His lawyers filed a motion Friday for pretrial discovery that says they weren’t able get the material from prosecutors, despite making several requests.
They also said a judge has agreed to hold a hearing on issues related to Cynthia Baldwin, the school’s then-chief lawyer who accompanied Spanier and two other administrators to grand jury appearances.
Spanier’s lawyers wrote that they made discovery requests in December, April and late September and were either ignored or told they were premature. They said there is a large volume of material that must be turned over.
“For example, the commonwealth’s witnesses testified that 30 terabytes of data from multiple email boxes maintained by Dr. Spanier were collected, and the commonwealth alleged, among other things, that this evidence revealed that Dr. Spanier deleted emails in an attempt to obstruct the grand jury investigation,” his lawyers wrote.
Joe Peters, a spokesman for the attorney general’s office, said Monday that Spanier and the other defendants will be getting discovery materials this week. He called the filing by Spanier routine.
It was “filed to preserve the fact that the defendant asked for certain documents, should it come to pass that the defense feels there was something they didn’t get,” Peters said.
Spanier, who faces charges of perjury, conspiracy, obstruction, failure to report suspected abuse and endangering the welfare of children, has denied the allegations.
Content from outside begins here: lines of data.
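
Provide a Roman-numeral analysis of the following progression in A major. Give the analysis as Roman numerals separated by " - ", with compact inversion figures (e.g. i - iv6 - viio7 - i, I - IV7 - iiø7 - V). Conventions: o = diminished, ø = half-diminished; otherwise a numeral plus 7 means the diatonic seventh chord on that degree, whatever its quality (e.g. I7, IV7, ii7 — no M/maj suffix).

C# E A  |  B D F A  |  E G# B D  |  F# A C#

I6 - iiø7 - V7 - vi

C#-E-A has root A, degree 1 in A major, so I6.
B-D-F-A is non-diatonic — iiø7, a mixture chord from A minor.
E-G#-B-D: dominant seventh chord on E = scale degree 5 → V7.
F#-A-C# has root F#, degree 6 in A major, so vi.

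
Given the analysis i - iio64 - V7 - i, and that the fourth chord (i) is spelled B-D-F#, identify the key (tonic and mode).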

He is awaiting trial along with Tim Curley, the school’s former athletic director, and Gary Schultz, a now retired university vice president.
Peters said a hearing regarding Baldwin is “inevitable,” but he did not think any date has been set for it.
Spanier’s lawyers wrote that Baldwin, also a former state Supreme Court justice, “breached the attorney-client privilege and work product doctrine by herself testifying before the same grand jury as to her confidential communications with Dr. Spanier and work performed on his behalf.”